FPL, a subsidiary of Juno Beach-based electricity monopoly NextEra, is an investor-owned, regulated monopoly — which means its rates, services, and activities are managed by the PSC. Earlier this month, FPL told the commission it needs this infrastructure to adequately serve customers in the event of an extreme winter event, citing both Texas' unpreparedness for Uri and two extreme cold spells in Florida dating back to 1989, when the mercury dipped to 8 degrees Fahrenheit in High Springs (northwest of Gainesville), and 2010, when the average temperature of 52.7 degrees Fahrenheit in Miami broke the record for the coldest 12-day period since 1940.
"Meanwhile, people right now are struggling and we are seeing local, state, and national coverage on the record-breaking extreme heat," says Natalia Brown, climate-justice program manager for Catalyst Miami, a locally based economic-justice nonprofit. "I heard this year school is being canceled in some places for heat
like I've heard of schools being canceled for snow."
In August, the commission will host a workshop where FPL will present its ten-year, $500 million proposal. If the PSC goes on to approve the plan, the state's utility policy allows FPL to pass along the full cost of the project to customers. Though rate increases for customers are not explicitly addressed in FPL's plan, Brown is concerned it will translate into higher electric bills.
"Ultimately, a lot of the people that are impacted when FPL comes back again and asks for another power plant are our low-wealth neighborhoods, communities of color, folks who historically have been denied access to capital and marginalized in a lot of policymaking around energy," she says.
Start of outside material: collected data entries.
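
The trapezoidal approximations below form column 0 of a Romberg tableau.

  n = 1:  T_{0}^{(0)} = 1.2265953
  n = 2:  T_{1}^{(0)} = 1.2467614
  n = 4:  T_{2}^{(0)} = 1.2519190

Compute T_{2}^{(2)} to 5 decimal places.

Richardson extrapolation on the trapezoidal column (denominator 4−1=3):
T_{1}^{(1)} = 1.2467614 + (1.2467614 − 1.2265953)/3 = 1.2534834
T_{2}^{(1)} = (4·1.2519190 − 1.2467614) / 3 = 1.2536382
T_{2}^{(2)} = 1.2536382 + (1.2536382 − 1.2534834)/15 = 1.2536485
(Column j=1 coincides with Simpson's rule on the same nodes.)

1.25365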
For Brown, it's not just the monetary impact but the carbon impact, as well, as FPL continues to rely predominately on fossil fuels to power its plants. The long-term solution, she insists, is energy efficiency.
"If FPL was truly concerned about meeting the needs of their customers — no matter extreme heat, extreme cold, a normal spring afternoon — energy efficiency, would be the way to ensure that the grid is more reliable," Brown says, "and it is the most cost-effective solution that we have."